John Goodman plays Dan Conner, father of Darlene, Becky (Lecy Goranson) and DJ (Michael Fishman), and father figure to the whole clan. Since the Primary episode will be live, Goodman doesn’t see the point in worrying about it ahead of time.
“The less I know about it the better,” Goodman said. “If I don’t think about it, I’ll be a lot better off than if I dwell on it. For me, anything induces stress, and I like working live, so it should be okay. We’ll have it drilled pretty good.”
Laurie Metcalf plays Jackie Harris, Roseanne’s sister. The actress is not hiding her anxiety over the live episode.
“[I’m] scared to death, but we’re going out on a limb, and we’re trusting the writers,” Metcalf said. “That’s all I know right now.”
There are three episodes of “The Conners” before Feb. 11. Tuesday’s episode features the family, all Bears fans, watching the Chicago Bears/Green Bay Packers football game.
Goranson came up with the premise that Becky would bring home a Packers fan.
“I’m from Chicago,” Goranson said. “I land in O’Hare, already I’m just immersed in sports fans. We all know that it’s a really important thing to the working class and for all of us, all of America.”
The football episode provoked less stress among the cast than the upcoming live show.
“That was a fun episode,” Metcalf said. “Anything about Chicago is always fun to do.”

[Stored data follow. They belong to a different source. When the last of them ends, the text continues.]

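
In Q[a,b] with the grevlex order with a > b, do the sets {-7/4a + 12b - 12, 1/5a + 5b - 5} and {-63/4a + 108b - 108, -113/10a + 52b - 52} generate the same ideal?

Yes, the ideals are equal.

For a fixed monomial order, each ideal has a unique reduced Gröbner basis; comparing bases decides equality.
Buchberger on the first generating set:
f_1 = -7/4a + 12b - 12, LT = a.
f_2 = 1/5a + 5b - 5, LT = a.

S(f_1,f_2): lcm = a. S = -223/7b + 223/7.
  leading term b: no divisor's leading term divides it; move -223/7b to the remainder.
  leading term 1: no divisor's leading term divides it; move 223/7 to the remainder.
  remainder -223/7b + 223/7 ≠ 0; add g_3 = -223/7b + 223/7 to the basis.

The other S-polynomials (S(f_1,g_3), S(f_2,g_3)) all reduce to 0 modulo the current basis, so we have a Gröbner basis.
Inter-reduce: drop elements whose leading term is divisible by another's, tail-reduce, and make monic.
Reduced Gröbner basis: {a, b - 1}.

Buchberger on the second generating set:
h_1 = -63/4a + 108b - 108, LT = a.
h_2 = -113/10a + 52b - 52, LT = a.

S(h_1,h_2): lcm = a. S = -1784/791b + 1784/791.
  leading term b: no divisor's leading term divides it; move -1784/791b to the remainder.
  leading term 1: no divisor's leading term divides it; move 1784/791 to the remainder.
  remainder -1784/791b + 1784/791 ≠ 0; add k_3 = -1784/791b + 1784/791 to the basis.

The other S-polynomials (S(h_1,k_3), S(h_2,k_3)) all reduce to 0 modulo the current basis, so we have a Gröbner basis.
Inter-reduce: drop elements whose leading term is divisible by another's, tail-reduce, and make monic.
Reduced Gröbner basis: {a, b - 1}.

These coincide, so the ideals are equal.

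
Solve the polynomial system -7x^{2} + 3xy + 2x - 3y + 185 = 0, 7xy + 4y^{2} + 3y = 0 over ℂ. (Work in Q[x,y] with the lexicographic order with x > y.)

{(-5, 0), (37/7, 0), (10/49 - 3*sqrt(4089)/49, -31/28 + 3*sqrt(4089)/28), (10/49 + 3*sqrt(4089)/49, -3*sqrt(4089)/28 - 31/28)}

Compute a lex Gröbner basis by Buchberger's algorithm.
f_1 = -7x^{2} + 3xy + 2x - 3y + 185, LT = x^{2}.
f_2 = 7xy + 4y^{2} + 3y, LT = xy.

S(f_1,f_2): lcm = x^{2}y. S = -xy^{2} - \tfrac{5}{7}xy + \tfrac{3}{7}y^{2} - \tfrac{185}{7}y.
  leading term xy^{2}: subtract (-\tfrac{1}{7}y)·f_2 from -xy^{2} - \tfrac{5}{7}xy + \tfrac{3}{7}y^{2} - \tfrac{185}{7}y → -\tfrac{5}{7}xy + \tfrac{4}{7}y^{3} + \tfrac{6}{7}y^{2} - \tfrac{185}{7}y
  leading term xy: subtract (-\tfrac{5}{49})·f_2 from -\tfrac{5}{7}xy + \tfrac{4}{7}y^{3} + \tfrac{6}{7}y^{2} - \tfrac{185}{7}y → \tfrac{4}{7}y^{3} + \tfrac{62}{49}y^{2} - \tfrac{1280}{49}y
  leading term y^{3}: no divisor's leading term divides it; move \tfrac{4}{7}y^{3} to the remainder.
  leading term y^{2}: no divisor's leading term divides it; move \tfrac{62}{49}y^{2} to the remainder.
  leading term y: no divisor's leading term divides it; move -\tfrac{1280}{49}y to the remainder.
  remainder \tfrac{4}{7}y^{3} + \tfrac{62}{49}y^{2} - \tfrac{1280}{49}y ≠ 0; add h_3 = \tfrac{4}{7}y^{3} + \tfrac{62}{49}y^{2} - \tfrac{1280}{49}y to the basis.

The other S-polynomials (S(f_1,h_3), S(f_2,h_3)) all reduce to 0 modulo the current basis, so we have a Gröbner basis.
Inter-reduce: drop elements whose leading term is divisible by another's, tail-reduce, and make monic.
Reduced Gröbner basis: {x^{2} - \tfrac{2}{7}x + \tfrac{12}{49}y^{2} + \tfrac{30}{49}y - \tfrac{185}{7}, xy + \tfrac{4}{7}y^{2} + \tfrac{3}{7}y, y^{3} + \tfrac{31}{14}y^{2} - \tfrac{320}{7}y}.

A lex Gröbner basis eliminates variables successively. Here y^{3} + \tfrac{31}{14}y^{2} - \tfrac{320}{7}y depends only on y, with roots {0, -31/28 + 3*sqrt(4089)/28, -3*sqrt(4089)/28 - 31/28}; lifting each root through the earlier basis elements recovers the full solutions.
  y = 0: the earlier basis element becomes x^{2} - \tfrac{2}{7}x - \tfrac{185}{7} = 0, giving x = -5, 37/7 — points (-5, 0), (37/7, 0).
  y = -31/28 + 3*sqrt(4089)/28: the earlier basis elements become x**2 - 2*x/7 - 36761/2401 + 18*sqrt(4089)/2401 = 0; -31*x/28 + 3*sqrt(4089)*x/28 - 123*sqrt(4089)/1372 + 37111/1372 = 0, giving x = 10/49 - 3*sqrt(4089)/49 — point (10/49 - 3*sqrt(4089)/49, -31/28 + 3*sqrt(4089)/28).
  y = -3*sqrt(4089)/28 - 31/28: the earlier basis elements become x**2 - 2*x/7 - 36761/2401 - 18*sqrt(4089)/2401 = 0; -3*sqrt(4089)*x/28 - 31*x/28 + 123*sqrt(4089)/1372 + 37111/1372 = 0, giving x = 10/49 + 3*sqrt(4089)/49 — point (10/49 + 3*sqrt(4089)/49, -3*sqrt(4089)/28 - 31/28).
Substituting each solution back into the original system confirms all equations vanish.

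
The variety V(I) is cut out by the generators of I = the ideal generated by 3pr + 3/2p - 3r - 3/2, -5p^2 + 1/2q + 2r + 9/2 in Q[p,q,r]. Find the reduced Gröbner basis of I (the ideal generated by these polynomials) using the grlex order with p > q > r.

f_1 = 3pr + 3/2p - 3r - 3/2, LT = pr.
f_2 = -5p^2 + 1/2q + 2r + 9/2, LT = p^2.

S(f_1,f_2): lcm = p^2r. S = 1/2p^2 - pr + 1/10qr + 2/5r^2 - 1/2p + 9/10r.
  leading term p^2: subtract (-1/10)·f_2 from 1/2p^2 - pr + 1/10qr + 2/5r^2 - 1/2p + 9/10r → -pr + 1/10qr + 2/5r^2 - 1/2p + 1/20q + 11/10r + 9/20
  leading term pr: subtract (-1/3)·f_1 from -pr + 1/10qr + 2/5r^2 - 1/2p + 1/20q + 11/10r + 9/20 → 1/10qr + 2/5r^2 + 1/20q + 1/10r - 1/20
  leading term qr: no divisor's leading term divides it; move 1/10qr to the remainder.
  leading term r^2: no divisor's leading term divides it; move 2/5r^2 to the remainder.
  leading term q: no divisor's leading term divides it; move 1/20q to the remainder.
  leading term r: no divisor's leading term divides it; move 1/10r to the remainder.
  leading term 1: no divisor's leading term divides it; move -1/20 to the remainder.
  remainder 1/10qr + 2/5r^2 + 1/20q + 1/10r - 1/20 ≠ 0; add g_3 = 1/10qr + 2/5r^2 + 1/20q + 1/10r - 1/20 to the basis.

The other S-polynomials (S(f_1,g_3), S(f_2,g_3)) all reduce to 0 modulo the current basis, so we have a Gröbner basis.

G = {p^2 - 1/10q - 2/5r - 9/10, pr + 1/2p - r - 1/2, qr + 4r^2 + 1/2q + r - 1/2}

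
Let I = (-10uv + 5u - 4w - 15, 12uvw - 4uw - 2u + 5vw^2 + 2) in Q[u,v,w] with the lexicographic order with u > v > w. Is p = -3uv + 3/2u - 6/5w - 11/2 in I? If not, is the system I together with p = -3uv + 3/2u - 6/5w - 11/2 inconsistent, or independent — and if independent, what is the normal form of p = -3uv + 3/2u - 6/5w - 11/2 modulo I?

First compute the reduced Gröbner basis of I by Buchberger's algorithm.
f_1 = -10uv + 5u - 4w - 15, LT = uv.
f_2 = 12uvw - 4uw - 2u + 5vw^2 + 2, LT = uvw.

S(f_1,f_2): lcm = uvw. S = -1/6uw + 1/6u - 5/12vw^2 + 2/5w^2 + 3/2w - 1/6.
  leading term uw: no divisor's leading term divides it; move -1/6uw to the remainder.
  leading term u: no divisor's leading term divides it; move 1/6u to the remainder.
  leading term vw^2: no divisor's leading term divides it; move -5/12vw^2 to the remainder.
  leading term w^2: no divisor's leading term divides it; move 2/5w^2 to the remainder.
  leading term w: no divisor's leading term divides it; move 3/2w to the remainder.
  leading term 1: no divisor's leading term divides it; move -1/6 to the remainder.
  remainder -1/6uw + 1/6u - 5/12vw^2 + 2/5w^2 + 3/2w - 1/6 ≠ 0; add h_3 = -1/6uw + 1/6u - 5/12vw^2 + 2/5w^2 + 3/2w - 1/6 to the basis.

S(f_1,h_3): lcm = uvw. S = uv - 1/2uw - 5/2v^2w^2 + 12/5vw^2 + 9vw - v + 2/5w^2 + 3/2w.
  leading term uv: subtract (-1/10)·f_1 from uv - 1/2uw - 5/2v^2w^2 + 12/5vw^2 + 9vw - v + 2/5w^2 + 3/2w → -1/2uw + 1/2u - 5/2v^2w^2 + 12/5vw^2 + 9vw - v + 2/5w^2 + 11/10w - 3/2
  leading term uw: subtract (3)·h_3 from -1/2uw + 1/2u - 5/2v^2w^2 + 12/5vw^2 + 9vw - v + 2/5w^2 + 11/10w - 3/2 → -5/2v^2w^2 + 73/20vw^2 + 9vw - v - 4/5w^2 - 17/5w - 1
  leading term v^2w^2: no divisor's leading term divides it; move -5/2v^2w^2 to the remainder.
  leading term vw^2: no divisor's leading term divides it; move 73/20vw^2 to the remainder.
  leading term vw: no divisor's leading term divides it; move 9vw to the remainder.
  leading term v: no divisor's leading term divides it; move -v to the remainder.
  leading term w^2: no divisor's leading term divides it; move -4/5w^2 to the remainder.
  leading term w: no divisor's leading term divides it; move -17/5w to the remainder.
  leading term 1: no divisor's leading term divides it; move -1 to the remainder.
  remainder -5/2v^2w^2 + 73/20vw^2 + 9vw - v - 4/5w^2 - 17/5w - 1 ≠ 0; add h_4 = -5/2v^2w^2 + 73/20vw^2 + 9vw - v - 4/5w^2 - 17/5w - 1 to the basis.

The other S-polynomials (S(f_2,h_3), S(f_1,h_4), S(f_2,h_4), S(h_3,h_4)) all reduce to 0 modulo the current basis, so we have a Gröbner basis.
Inter-reduce: drop elements whose leading term is divisible by another's, tail-reduce, and make monic.
Reduced Gröbner basis: {uv - 1/2u + 2/5w + 3/2, uw - u + 5/2vw^2 - 12/5w^2 - 9w + 1, v^2w^2 - 73/50vw^2 - 18/5vw + 2/5v + 8/25w^2 + 34/25w + 2/5}.
Label its elements g_1 = uv - 1/2u + 2/5w + 3/2, g_2 = uw - u + 5/2vw^2 - 12/5w^2 - 9w + 1, g_3 = v^2w^2 - 73/50vw^2 - 18/5vw + 2/5v + 8/25w^2 + 34/25w + 2/5.

Reduce p = -3uv + 3/2u - 6/5w - 11/2 modulo G:
  leading term uv: subtract (-3)·g_1 from -3uv + 3/2u - 6/5w - 11/2 → -1
  leading term 1: no divisor's leading term divides it; move -1 to the remainder.
  normal form = -1.
The normal form is nonzero, so p ∉ I. Since p minus its normal form lies in I, I + (p) = I + (r) where r = -1; decide whether this ideal is the whole ring.
Here r = -1 is a nonzero constant, hence a unit: 1 ∈ I + (p), the Gröbner basis of I + (p) is {1}, and the enlarged system has no common solution — adjoining p is inconsistent.

Ideal membership is decidable via reduction modulo a Gröbner basis.

Adjoining -3uv + 3/2u - 6/5w - 11/2 makes the ideal the whole ring: the system is inconsistent.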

For Goodman, having the entire cast sit in the living room commenting on football was an ideal acting situation.
“We got everybody together, so that’s different,” Goodman said. “Less lines to learn. It’s always a good thing when you get everybody together.”
Becky’s new boyfriend is part of her larger storyline in which Becky is in recovery. Now that she’s sober, she’s choosing a different sort of relationship. “The Conners” finds humor in Becky choosing a Packers fan, but the show also allows her to explore the real struggle of sobriety.
“It’s been really cool to see her become a different part of the family as someone that’s actually a lot stronger,” Goranson said. “Motherhood, too, has empowered her, but she’s still stuck in Lanford, no matter what, sober or not.”
“The Conners” airs Tuesday nights at 7 p.m. Mountain Time on ABC.